Cauquenes
Historia
Las riberas del Biobío y sus aguas acogen a diferentes protagonistas de la carpintería. Artesanos viajeros, que transportan su oficio y saber desde diferentes latitudes, aportando técnicas y procederes que se materializan en nuevos lugares, en nuevas embarcaciones. Lucién Bourquier, artesano, carpintero y marino derivó en los 80 desde el entorno campestre en de Francia, descubrinmdo la madera y el mar. Hasta anclar en las costas de Chile décadas después.
Microdocumentales
Taller de Lucien Burquier
En la Francia de los 60 Lucien Burquier trabajaba la tierra, soñando con el mar.
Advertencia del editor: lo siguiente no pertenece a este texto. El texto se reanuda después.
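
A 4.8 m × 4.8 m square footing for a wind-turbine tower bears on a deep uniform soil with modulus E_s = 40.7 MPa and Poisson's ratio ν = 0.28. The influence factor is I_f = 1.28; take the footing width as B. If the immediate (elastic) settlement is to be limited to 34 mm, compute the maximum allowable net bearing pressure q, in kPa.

E_s = 40.7 MPa = 40700 kPa.
S_e = q·B·(1−ν²)/E_s · I_f  ⇒  q = S_e·E_s / (B·(1−ν²)·I_f).
q = 0.034 × 40700 / (4.8 × 0.9216 × 1.28) = 244.4 kPa

q ≈ 244 kPa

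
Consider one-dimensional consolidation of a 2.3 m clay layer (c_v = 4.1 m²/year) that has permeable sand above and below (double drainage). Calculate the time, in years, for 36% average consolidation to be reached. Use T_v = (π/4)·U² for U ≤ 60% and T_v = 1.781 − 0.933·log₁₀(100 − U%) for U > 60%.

t ≈ 0.0328 years

Drainage path length: H_d = H/2 = 1.15 m (double drainage).
U ≤ 60%: T_v = (π/4)·U² = (π/4)×0.36² = 0.10179.
t = T_v·H_d²/c_v = 0.10179×1.15²/4.1 = 0.03283 years.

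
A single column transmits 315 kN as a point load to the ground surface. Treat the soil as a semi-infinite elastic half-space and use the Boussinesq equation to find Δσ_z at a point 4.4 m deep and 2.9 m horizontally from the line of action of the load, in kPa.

Δσ_z ≈ 3.15 kPa

Boussinesq vertical stress below a point load on an elastic half-space:
Δσ_z = 3P/(2πz²) · [1 + (r/z)²]^(−5/2)
r/z = 2.9/4.4 = 0.65909; [1+(r/z)²]^(−5/2) = 0.40581.
Δσ_z = 3×315/(2π×4.4²) × 0.40581 = 7.7687 × 0.40581 = 3.153 kPa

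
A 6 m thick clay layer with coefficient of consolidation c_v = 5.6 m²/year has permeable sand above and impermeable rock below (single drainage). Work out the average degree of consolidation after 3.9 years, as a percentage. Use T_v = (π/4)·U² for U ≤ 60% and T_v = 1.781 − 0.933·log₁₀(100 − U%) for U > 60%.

Drainage path length: H_d = H = 6 m (single drainage).
T_v = c_v·t/H_d² = 5.6×3.9/6² = 0.60667.
T_v = 0.60667 corresponds to the U > 60% branch:
U = 1 − 10^((1.781 − T_v)/0.933)/100 = 0.8186

U ≈ 81.9 %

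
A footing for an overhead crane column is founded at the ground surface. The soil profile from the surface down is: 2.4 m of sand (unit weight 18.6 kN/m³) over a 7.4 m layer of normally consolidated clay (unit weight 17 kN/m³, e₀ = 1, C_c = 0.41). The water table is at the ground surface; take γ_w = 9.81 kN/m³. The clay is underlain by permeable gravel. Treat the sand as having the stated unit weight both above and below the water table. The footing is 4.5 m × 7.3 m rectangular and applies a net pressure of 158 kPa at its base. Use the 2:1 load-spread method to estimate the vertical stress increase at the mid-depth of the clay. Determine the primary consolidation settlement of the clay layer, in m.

Mid-depth of clay below the ground surface: z = 2.4 + 7.4/2 = 6.1 m.
Total vertical stress at mid-clay: σ_v = 18.6×2.4 + 17×3.7 = 107.54 kPa.
Pore pressure: u = 9.81×(6.1 − 0) = 59.841 kPa.
Initial effective stress: σ'_0 = σ_v − u = 107.54 − 59.841 = 47.699 kPa.
Stress increase at mid-clay by the 2:1 spreading method:
Δσ = qBL/((B+z)(L+z)) = 158×4.5×7.3/((4.5+6.1)(7.3+6.1)) = 36.541 kPa
Final effective stress: σ'_f = σ'_0 + Δσ = 47.699 + 36.541 = 84.24 kPa.
Normally consolidated clay, so the full stress increment lies on the virgin compression line:
S_c = C_c·H/(1+e₀)·log₁₀(σ'_f/σ'_0) = 0.41×7.4/(1+1)×log₁₀(84.24/47.699)
    = 1.517 × 0.24701 = 0.3747 m

S_c ≈ 0.375 m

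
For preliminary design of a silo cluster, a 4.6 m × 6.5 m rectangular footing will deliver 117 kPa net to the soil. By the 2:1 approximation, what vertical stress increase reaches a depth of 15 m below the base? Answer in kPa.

Δσ_z ≈ 8.3 kPa

By the 2:1 method the load spreads at 1 horizontal : 2 vertical, so at depth z the loaded area has grown by z in each plan dimension:
Δσ = qBL/((B+z)(L+z)) = 117×4.6×6.5/((4.6+15)(6.5+15)) = 8.3016 kPa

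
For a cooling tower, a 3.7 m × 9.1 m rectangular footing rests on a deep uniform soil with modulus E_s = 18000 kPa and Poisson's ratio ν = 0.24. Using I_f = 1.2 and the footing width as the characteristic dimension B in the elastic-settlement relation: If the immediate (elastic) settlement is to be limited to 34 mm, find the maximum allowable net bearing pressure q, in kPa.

q ≈ 146 kPa

S_e = q·B·(1−ν²)/E_s · I_f  ⇒  q = S_e·E_s / (B·(1−ν²)·I_f).
q = 0.034 × 18000 / (3.7 × 0.9424 × 1.2) = 146.3 kPa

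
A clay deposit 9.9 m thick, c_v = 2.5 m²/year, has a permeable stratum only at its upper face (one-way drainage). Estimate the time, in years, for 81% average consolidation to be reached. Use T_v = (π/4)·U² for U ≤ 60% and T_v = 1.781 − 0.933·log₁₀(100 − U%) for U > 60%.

Drainage path length: H_d = H = 9.9 m (single drainage).
U > 60%: T_v = 1.781 − 0.933·log₁₀(100 − 81) = 0.58792.
t = T_v·H_d²/c_v = 0.58792×9.9²/2.5 = 23.05 years.

t ≈ 23 years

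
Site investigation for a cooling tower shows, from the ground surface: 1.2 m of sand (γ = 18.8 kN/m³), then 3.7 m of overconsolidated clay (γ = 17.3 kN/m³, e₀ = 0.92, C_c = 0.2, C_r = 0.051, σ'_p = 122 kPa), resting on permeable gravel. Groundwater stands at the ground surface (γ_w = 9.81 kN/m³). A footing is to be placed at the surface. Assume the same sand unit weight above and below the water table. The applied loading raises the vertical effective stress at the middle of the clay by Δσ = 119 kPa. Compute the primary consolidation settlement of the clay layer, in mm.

S_c ≈ 95.6 mm

Mid-depth of clay below the ground surface: z = 1.2 + 3.7/2 = 3.05 m.
Total vertical stress at mid-clay: σ_v = 18.8×1.2 + 17.3×1.85 = 54.565 kPa.
Pore pressure: u = 9.81×(3.05 − 0) = 29.921 kPa.
Initial effective stress: σ'_0 = σ_v − u = 54.565 − 29.921 = 24.644 kPa.
Final effective stress: σ'_f = 24.644 + 119 = 143.64 kPa.
σ'_f = 143.64 > σ'_p = 122 kPa, so the stress path crosses the preconsolidation pressure — recompression up to σ'_p, then virgin compression beyond:
S_c = H/(1+e₀)·[C_r·log₁₀(σ'_p/σ'_0) + C_c·log₁₀(σ'_f/σ'_p)]
    = 3.7/1.92 × [0.051×log₁₀(122/24.644) + 0.2×log₁₀(143.64/122)]
    = 1.9271 × [0.035427 + 0.014183] = 0.0956 m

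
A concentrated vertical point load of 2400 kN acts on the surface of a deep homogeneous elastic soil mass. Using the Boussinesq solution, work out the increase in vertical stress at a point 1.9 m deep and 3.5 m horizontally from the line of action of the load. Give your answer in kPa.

Boussinesq vertical stress below a point load on an elastic half-space:
Δσ_z = 3P/(2πz²) · [1 + (r/z)²]^(−5/2)
r/z = 3.5/1.9 = 1.8421; [1+(r/z)²]^(−5/2) = 0.024718.
Δσ_z = 3×2400/(2π×1.9²) × 0.024718 = 317.43 × 0.024718 = 7.846 kPa

Δσ_z ≈ 7.85 kPa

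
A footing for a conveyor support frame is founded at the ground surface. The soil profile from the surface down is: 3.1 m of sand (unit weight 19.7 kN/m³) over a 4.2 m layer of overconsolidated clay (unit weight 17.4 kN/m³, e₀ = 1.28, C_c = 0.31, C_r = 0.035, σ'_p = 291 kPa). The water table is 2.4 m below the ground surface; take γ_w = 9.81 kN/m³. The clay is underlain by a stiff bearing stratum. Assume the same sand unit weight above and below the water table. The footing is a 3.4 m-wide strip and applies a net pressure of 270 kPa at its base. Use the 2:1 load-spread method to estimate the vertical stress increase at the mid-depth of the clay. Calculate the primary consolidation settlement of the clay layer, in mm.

S_c ≈ 25.9 mm

Mid-depth of clay below the ground surface: z = 3.1 + 4.2/2 = 5.2 m.
Total vertical stress at mid-clay: σ_v = 19.7×3.1 + 17.4×2.1 = 97.61 kPa.
Pore pressure: u = 9.81×(5.2 − 2.4) = 27.468 kPa.
Initial effective stress: σ'_0 = σ_v − u = 97.61 − 27.468 = 70.142 kPa.
Stress increase at mid-clay by the 2:1 spreading method:
Δσ = qB/(B+z) = 270×3.4/(3.4+5.2) = 106.74 kPa
Final effective stress: σ'_f = 70.142 + 106.74 = 176.88 kPa.
σ'_f = 176.88 ≤ σ'_p = 291 kPa, so the clay remains overconsolidated and only the recompression index applies:
S_c = C_r·H/(1+e₀)·log₁₀(σ'_f/σ'_0) = 0.035×4.2/2.28×log₁₀(176.88/70.142)
    = 0.064474 × 0.4017 = 0.0259 m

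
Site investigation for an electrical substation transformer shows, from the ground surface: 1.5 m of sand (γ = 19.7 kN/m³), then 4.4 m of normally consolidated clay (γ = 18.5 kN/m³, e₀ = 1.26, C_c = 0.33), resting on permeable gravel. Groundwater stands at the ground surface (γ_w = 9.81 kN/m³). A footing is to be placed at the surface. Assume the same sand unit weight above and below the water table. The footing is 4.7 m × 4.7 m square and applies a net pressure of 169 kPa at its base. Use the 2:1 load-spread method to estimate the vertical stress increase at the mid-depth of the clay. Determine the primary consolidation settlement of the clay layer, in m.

Mid-depth of clay below the ground surface: z = 1.5 + 4.4/2 = 3.7 m.
Total vertical stress at mid-clay: σ_v = 19.7×1.5 + 18.5×2.2 = 70.25 kPa.
Pore pressure: u = 9.81×(3.7 − 0) = 36.297 kPa.
Initial effective stress: σ'_0 = σ_v − u = 70.25 − 36.297 = 33.953 kPa.
Stress increase at mid-clay by the 2:1 spreading method:
Δσ = qBL/((B+z)(L+z)) = 169×4.7×4.7/((4.7+3.7)(4.7+3.7)) = 52.908 kPa
Final effective stress: σ'_f = σ'_0 + Δσ = 33.953 + 52.908 = 86.861 kPa.
Normally consolidated clay, so the full stress increment lies on the virgin compression line:
S_c = C_c·H/(1+e₀)·log₁₀(σ'_f/σ'_0) = 0.33×4.4/(1+1.26)×log₁₀(86.861/33.953)
    = 0.64248 × 0.40795 = 0.2621 m

S_c ≈ 0.262 m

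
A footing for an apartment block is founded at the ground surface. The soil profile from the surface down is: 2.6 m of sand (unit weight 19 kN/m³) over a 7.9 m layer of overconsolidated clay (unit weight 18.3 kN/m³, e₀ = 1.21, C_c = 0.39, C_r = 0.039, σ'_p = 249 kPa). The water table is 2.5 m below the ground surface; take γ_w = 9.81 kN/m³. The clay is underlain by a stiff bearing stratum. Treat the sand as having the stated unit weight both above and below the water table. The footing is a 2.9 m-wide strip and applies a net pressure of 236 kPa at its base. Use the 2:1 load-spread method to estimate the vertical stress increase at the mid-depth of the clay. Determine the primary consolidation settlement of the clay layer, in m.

Mid-depth of clay below the ground surface: z = 2.6 + 7.9/2 = 6.55 m.
Total vertical stress at mid-clay: σ_v = 19×2.6 + 18.3×3.95 = 121.69 kPa.
Pore pressure: u = 9.81×(6.55 − 2.5) = 39.73 kPa.
Initial effective stress: σ'_0 = σ_v − u = 121.69 − 39.73 = 81.96 kPa.
Stress increase at mid-clay by the 2:1 spreading method:
Δσ = qB/(B+z) = 236×2.9/(2.9+6.55) = 72.423 kPa
Final effective stress: σ'_f = 81.96 + 72.423 = 154.38 kPa.
σ'_f = 154.38 ≤ σ'_p = 249 kPa, so the clay remains overconsolidated and only the recompression index applies:
S_c = C_r·H/(1+e₀)·log₁₀(σ'_f/σ'_0) = 0.039×7.9/2.21×log₁₀(154.38/81.96)
    = 0.13941 × 0.27499 = 0.03834 m

S_c ≈ 0.0383 m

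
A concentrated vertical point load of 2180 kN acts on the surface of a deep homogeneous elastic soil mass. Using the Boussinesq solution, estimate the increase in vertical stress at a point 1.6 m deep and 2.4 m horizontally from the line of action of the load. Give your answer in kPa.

Boussinesq vertical stress below a point load on an elastic half-space:
Δσ_z = 3P/(2πz²) · [1 + (r/z)²]^(−5/2)
r/z = 2.4/1.6 = 1.5; [1+(r/z)²]^(−5/2) = 0.052516.
Δσ_z = 3×2180/(2π×1.6²) × 0.052516 = 406.59 × 0.052516 = 21.35 kPa

Δσ_z ≈ 21.4 kPa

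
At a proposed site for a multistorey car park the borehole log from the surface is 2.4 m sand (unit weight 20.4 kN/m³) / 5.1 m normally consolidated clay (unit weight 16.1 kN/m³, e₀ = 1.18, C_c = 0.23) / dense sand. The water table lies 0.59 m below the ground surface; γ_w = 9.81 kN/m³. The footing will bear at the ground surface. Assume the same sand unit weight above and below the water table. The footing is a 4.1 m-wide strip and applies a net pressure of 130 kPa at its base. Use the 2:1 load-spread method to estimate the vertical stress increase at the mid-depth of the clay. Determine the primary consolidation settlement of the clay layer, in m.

S_c ≈ 0.189 m

Mid-depth of clay below the ground surface: z = 2.4 + 5.1/2 = 4.95 m.
Total vertical stress at mid-clay: σ_v = 20.4×2.4 + 16.1×2.55 = 90.015 kPa.
Pore pressure: u = 9.81×(4.95 − 0.59) = 42.772 kPa.
Initial effective stress: σ'_0 = σ_v − u = 90.015 − 42.772 = 47.243 kPa.
Stress increase at mid-clay by the 2:1 spreading method:
Δσ = qB/(B+z) = 130×4.1/(4.1+4.95) = 58.895 kPa
Final effective stress: σ'_f = σ'_0 + Δσ = 47.243 + 58.895 = 106.14 kPa.
Normally consolidated clay, so the full stress increment lies on the virgin compression line:
S_c = C_c·H/(1+e₀)·log₁₀(σ'_f/σ'_0) = 0.23×5.1/(1+1.18)×log₁₀(106.14/47.243)
    = 0.53807 × 0.35154 = 0.1892 m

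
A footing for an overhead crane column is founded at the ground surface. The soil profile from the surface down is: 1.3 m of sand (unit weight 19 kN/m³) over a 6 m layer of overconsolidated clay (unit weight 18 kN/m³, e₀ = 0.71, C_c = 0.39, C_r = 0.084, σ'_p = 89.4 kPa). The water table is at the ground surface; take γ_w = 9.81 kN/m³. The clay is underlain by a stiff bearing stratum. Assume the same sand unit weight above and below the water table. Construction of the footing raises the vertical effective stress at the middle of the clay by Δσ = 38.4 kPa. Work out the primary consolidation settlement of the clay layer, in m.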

Su historia no comienza en un astillero, sino con una mentira piadosa dicha para impresionar a una chica. Cuando le preguntó por su profesión, no tuvo el valor de decir “agricultor” y respondió: “escultor”. Para no quedar en evidencia, talló una figura en un tronco. Y descubrió la madera. Después, hizo realidad otro sueño: construyó su primer velero, totalmente en madera, para luego dar la vuelta al mundo hasta atracar en Talcahuano en 1986. Se enamoró de una penquista, se casó y, luego, se radicó en 1992 en Cauquenes. Allí estableció su taller, donde combinaba la construcción de embarcaciones con un arte único en madera, creando muebles y esculturas de fauna marina. No usa ensambles mecánicos y clavos sino la técnica de la madera laminada encolada, tradicional de la carpintería naval. Trabajó lingue, laurel y pino, bajo programas de manejo forestal responsable, formando a muchos en el oficio.